Renewable energy contributes record levels to grid

barn with solar panels_25734

Many farmers have diversified into renewable energy

The environment and climate change may not have been top of the bill in the run-up to the General Election; and President Trump may have turned his back on the worldwide transition to clean low-carbon energy.  Nevertheless, on two occasions so far this June, renewable energy technologies have accounted for around half or more of Britain's electricity needs. At the same time, grid carbon emissions have fallen below 100g per kilowatt-hour, meeting the target set by the Committee on Climate Change for 2030.

Around lunchtime on Wednesday 7 June, Britain's electricity grid was running at a steady and best-ever level of about 55% renewable power.  Solar, wind and hydro power, plus large-scale biomass generation at Drax power station added up to 19.3 gigawatts (GW) of output, even leaving out the smaller distribution-connected bioenergy like AD plants.

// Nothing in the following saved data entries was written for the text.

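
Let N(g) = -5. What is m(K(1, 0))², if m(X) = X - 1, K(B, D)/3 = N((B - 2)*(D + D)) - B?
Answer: 361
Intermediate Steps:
K(B, D) = -15 - 3*B (K(B, D) = 3*(-5 - B) = -15 - 3*B)
m(X) = -1 + X
m(K(1, 0))² = (-1 + (-15 - 3*1))² = (-1 + (-15 - 3))² = (-1 - 18)² = (-19)² = 361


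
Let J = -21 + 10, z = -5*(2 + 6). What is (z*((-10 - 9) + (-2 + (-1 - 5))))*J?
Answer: -11880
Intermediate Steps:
z = -40 (z = -5*8 = -40)
J = -11
(z*((-10 - 9) + (-2 + (-1 - 5))))*J = -40*((-10 - 9) + (-2 + (-1 - 5)))*(-11) = -40*(-19 + (-2 - 6))*(-11) = -40*(-19 - 8)*(-11) = -40*(-27)*(-11) = 1080*(-11) = -11880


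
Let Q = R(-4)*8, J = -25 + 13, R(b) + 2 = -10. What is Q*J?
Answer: 1152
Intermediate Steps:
R(b) = -12 (R(b) = -2 - 10 = -12)
J = -12
Q = -96 (Q = -12*8 = -96)
Q*J = -96*(-12) = 1152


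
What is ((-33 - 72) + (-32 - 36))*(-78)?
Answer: 13494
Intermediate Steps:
((-33 - 72) + (-32 - 36))*(-78) = (-105 - 68)*(-78) = -173*(-78) = 13494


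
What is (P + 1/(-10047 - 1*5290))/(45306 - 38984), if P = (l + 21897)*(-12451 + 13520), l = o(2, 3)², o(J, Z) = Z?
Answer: 359154412217/96960514 ≈ 3704.1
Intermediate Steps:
l = 9 (l = 3² = 9)
P = 23417514 (P = (9 + 21897)*(-12451 + 13520) = 21906*1069 = 23417514)
(P + 1/(-10047 - 1*5290))/(45306 - 38984) = (23417514 + 1/(-10047 - 1*5290))/(45306 - 38984) = (23417514 + 1/(-10047 - 5290))/6322 = (23417514 + 1/(-15337))*(1/6322) = (23417514 - 1/15337)*(1/6322) = (359154412217/15337)*(1/6322) = 359154412217/96960514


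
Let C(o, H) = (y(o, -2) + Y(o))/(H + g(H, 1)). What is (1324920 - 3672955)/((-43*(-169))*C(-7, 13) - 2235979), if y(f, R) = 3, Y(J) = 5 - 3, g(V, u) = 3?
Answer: 37568560/35739329 ≈ 1.0512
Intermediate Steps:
Y(J) = 2
C(o, H) = 5/(3 + H) (C(o, H) = (3 + 2)/(H + 3) = 5/(3 + H))
(1324920 - 3672955)/((-43*(-169))*C(-7, 13) - 2235979) = (1324920 - 3672955)/((-43*(-169))*(5/(3 + 13)) - 2235979) = -2348035/(7267*(5/16) - 2235979) = -2348035/(36335/16 - 2235979) = -2348035/(-35739329/16) = -2348035*(-16/35739329) = 37568560/35739329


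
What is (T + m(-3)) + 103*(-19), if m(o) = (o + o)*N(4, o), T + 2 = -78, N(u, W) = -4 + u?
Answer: -2037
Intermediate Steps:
T = -80 (T = -2 - 78 = -80)
m(o) = 0 (m(o) = (o + o)*(-4 + 4) = (2*o)*0 = 0)
(T + m(-3)) + 103*(-19) = (-80 + 0) + 103*(-19) = -80 - 1957 = -2037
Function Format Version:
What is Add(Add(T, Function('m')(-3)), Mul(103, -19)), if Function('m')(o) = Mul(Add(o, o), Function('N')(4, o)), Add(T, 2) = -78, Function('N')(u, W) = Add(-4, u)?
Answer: -2037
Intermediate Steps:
T = -80 (T = Add(-2, -78) = -80)
Function('m')(o) = 0 (Function('m')(o) = Mul(Add(o, o), Add(-4, 4)) = Mul(Mul(2, o), 0) = 0)
Add(Add(T, Function('m')(-3)), Mul(103, -19)) = Add(Add(-80, 0), Mul(103, -19)) = Add(-80, -1957) = -2037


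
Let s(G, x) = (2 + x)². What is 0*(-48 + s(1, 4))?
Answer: 0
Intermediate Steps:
0*(-48 + s(1, 4)) = 0*(-48 + (2 + 4)²) = 0*(-48 + 6²) = 0*(-48 + 36) = 0*(-12) = 0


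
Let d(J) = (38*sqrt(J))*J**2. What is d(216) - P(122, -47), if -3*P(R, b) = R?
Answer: 122/3 + 10637568*sqrt(6) ≈ 2.6057e+7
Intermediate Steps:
d(J) = 38*J**(5/2)
P(R, b) = -R/3
d(216) - P(122, -47) = 38*216**(5/2) - (-1)*122/3 = 38*(279936*sqrt(6)) - 1*(-122/3) = 10637568*sqrt(6) + 122/3 = 122/3 + 10637568*sqrt(6)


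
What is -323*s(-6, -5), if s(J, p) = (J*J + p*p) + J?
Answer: -17765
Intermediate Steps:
s(J, p) = J + J**2 + p**2 (s(J, p) = (J**2 + p**2) + J = J + J**2 + p**2)
-323*s(-6, -5) = -323*(-6 + (-6)**2 + (-5)**2) = -323*(-6 + 36 + 25) = -323*55 = -17765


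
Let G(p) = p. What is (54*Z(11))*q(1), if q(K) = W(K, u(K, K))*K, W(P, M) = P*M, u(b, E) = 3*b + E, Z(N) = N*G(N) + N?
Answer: 28512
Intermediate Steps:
Z(N) = N + N**2 (Z(N) = N*N + N = N**2 + N = N + N**2)
u(b, E) = E + 3*b
W(P, M) = M*P
q(K) = 4*K**3 (q(K) = ((K + 3*K)*K)*K = ((4*K)*K)*K = (4*K**2)*K = 4*K**3)
(54*Z(11))*q(1) = (54*(11*(1 + 11)))*(4*1**3) = (54*(11*12))*(4*1) = (54*132)*4 = 7128*4 = 28512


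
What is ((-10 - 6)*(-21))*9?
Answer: 3024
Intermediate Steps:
((-10 - 6)*(-21))*9 = -16*(-21)*9 = 336*9 = 3024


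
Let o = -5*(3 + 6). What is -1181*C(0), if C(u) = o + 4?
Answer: 48421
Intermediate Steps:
o = -45 (o = -5*9 = -45)
C(u) = -41 (C(u) = -45 + 4 = -41)
-1181*C(0) = -1181*(-41) = 48421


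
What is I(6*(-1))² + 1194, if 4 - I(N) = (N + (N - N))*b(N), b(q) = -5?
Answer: 1870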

The Renewable Energy Association tweeted the UK's peak clean energy output:

Nearly 55% of UK electricity came from renewables between 1pm and 2pm on 7 June - estimated at 9.5 GW wind (27.2% of total electricity), 7.5 GW solar (21.4%), 1.9 GW biomass (5.3%) and 0.2 GW hydro (0.5%). Altogether, renewables accounted for over 19 GW out of about 35 GW demand.

Similar peaks in wind and solar output on Sunday 11 June saw grid carbon emissions below 100g per kilowatt-hour almost continuously for 11 hours from 0845 to 1945. The independent Committee on Climate Change has set this as an average target level of low-carbon electricity production for the year 2030, but it looks likely to be routinely exceeded for short periods this summer.

And there's more...

This marks a record level of "decarbonisation" of our national electricity supply.  According to the Drax Electric Insights online 'dashboard', estimated grid carbon emissions intensity fell below 100g/kWh (grammes of CO2 per kilowatt-hour) from about 2.20am to 5.30am early on 7 June, and then throughout the middle of the day from about 10.45am to 3.15pm. And it happened again on Sunday 11 June!

Such a level of UK electricity supply decarbonisation is what the independent Committee on Climate Change has recommended should be achieved (on average) by the year 2030. 

Getting there some 13 years early, even if only for a few hours at a time, shows that this low-carbon electricity goal is certainly an attainable one.